Thursday, February 26, 2009


If you want your daily dose of pure unintentional comedy, then dial up this recent post over at Michael Barrier's blog. I won't bother refuting the various uninformed assertions in the post because I don't have the time, nor the energy to bother. Let a man have his fun, I say. Still, I figure somebody out there might find the irony of it amusing. His site is still interesting if you're into the minutiae of old Disney info (admittedly not my cup-o'-tea)


FleaCircusDirector said...

The book he's referring to is ANIMATED PERFORMANCE by Nancy Beiman which is out later this year.

It actually sounds reasonably interesting. She's got a background from CalArts and is on the credits of films from 1980 - 2005 as animator or character animator so seems reasonably qualified to write such a book. However, as Michael says she's lacking a bit on actual acting experience. But as Ed Hooks mentions in Acting for Animators, many animators are just not the type to get up on a stage in front of people.

I presume the argument for a complementary book to Eds', is that Ed's perspective is that of an actor where as her's is from that of an animator. This does potentially give the new book a different perspective which could be useful. So I for one will be investigating the book in more detail when it comes out.

However using theatre theory with animation is something that others as well as myself believe is important.

Michael's post is also answered by filmmaker Ray Kosarin who sums up with:
"A dedicated animator will be happy to learn from a traditional actor, another animator, a painter, a dancer, or a writer: in short, anyone at all with something worthy to teach."

Anonymous said...

His comments about how easy he thinks it is to be an animator are amazingly ignorant for a guy who's writing about Disney, and his assumption that only a method actor could have something to say on the subject of acting for animation remarkably arrogant. On the whole I found the whole post pretty vile.

But his words wouldn't have gotten such a rise out of me if there wasn't at least a grain of truth to them, and I think it's this: animators sometimes *are* stuck in a bubble, just looking at the past for inspiration and not at the world outside. Not the good ones, obviously, but a lot of us. For all his risible posturing, we need people to point that out sometimes so we don't get too self-absorbed.

FleaCircusDirector said...

Maybe, like the blind men and the elephant by focusing too much on one source of inspiration such as Disney or method acting it's easy to fall into the trap of believing you know everything when in fact there is still much to learn from others.
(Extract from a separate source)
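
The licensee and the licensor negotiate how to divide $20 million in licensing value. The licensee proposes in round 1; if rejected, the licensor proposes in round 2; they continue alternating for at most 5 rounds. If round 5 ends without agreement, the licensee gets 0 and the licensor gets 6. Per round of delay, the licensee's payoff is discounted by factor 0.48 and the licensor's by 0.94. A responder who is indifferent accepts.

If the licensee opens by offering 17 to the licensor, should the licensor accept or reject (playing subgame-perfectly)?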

I whole heartedly agree with the idea of looking outside the bubble although I do take that too far sometimes.

David said...

"However, as Michael says she's lacking a bit on actual acting experience."

Um... you mean other than all the animated films she has credits on from 1980 - 2005 that you mentioned ?

(puts on Rodney Dangerfield voice)
"No respect, no respect at all. "

FleaCircusDirector said...

Sure, lots of animation experience but not so much in traditional acting as in getting up on a stage or in front of a camera or microphome. She's got that one credit as a voice artist some time back.
Hence why I think Nacy should have an interesting and different perspective on this topic to Ed.

Anonymous said...

I guess we're quibbling over terms here , but I would say that Nancy Beiman's "lots of animation experience" means that she DOES have acting experience . Not live-action acting on a stage or in the movies, but as an actor with a pencil. Since she's not writing a book on traditional (live) acting for stage or screen, but rather a book called "Animated Performance: Bringing Imaginary Characters To Life" I think her experience as an actor in the realm of animation is very relevant.

Of course, I was responding to the original comment "she's lacking a bit on actual acting experience" . I think most animators who have expended a great deal of thought and practice on what works for acting in animation would be a trifle put off to hear that they are "lacking in actual acting experience" . That comment could be taken to mean that animation is not considered "real" or acting . (maybe you didn't mean it that way, so forgive me for reading too much into your words.)
One thinks of Brad Bird's ire at being asked by the press : "so, Brad, when are you going to make a real movie?" Like "The Iron Giant, "The Incredibles", and "Ratatouille" were ... what ? (I realize you didn't say that , but I'm just bringing it up to show you where I'm coming from on this.)

For the record, I agree with the quote you posted from Ray Kosarin: "A dedicated animator will be happy to learn from a traditional actor, another animator, a painter, a dancer, or a writer: in short, anyone at all with something worthy to teach." and I'm sure most animators (including Nancy Beiman) would agree with it too.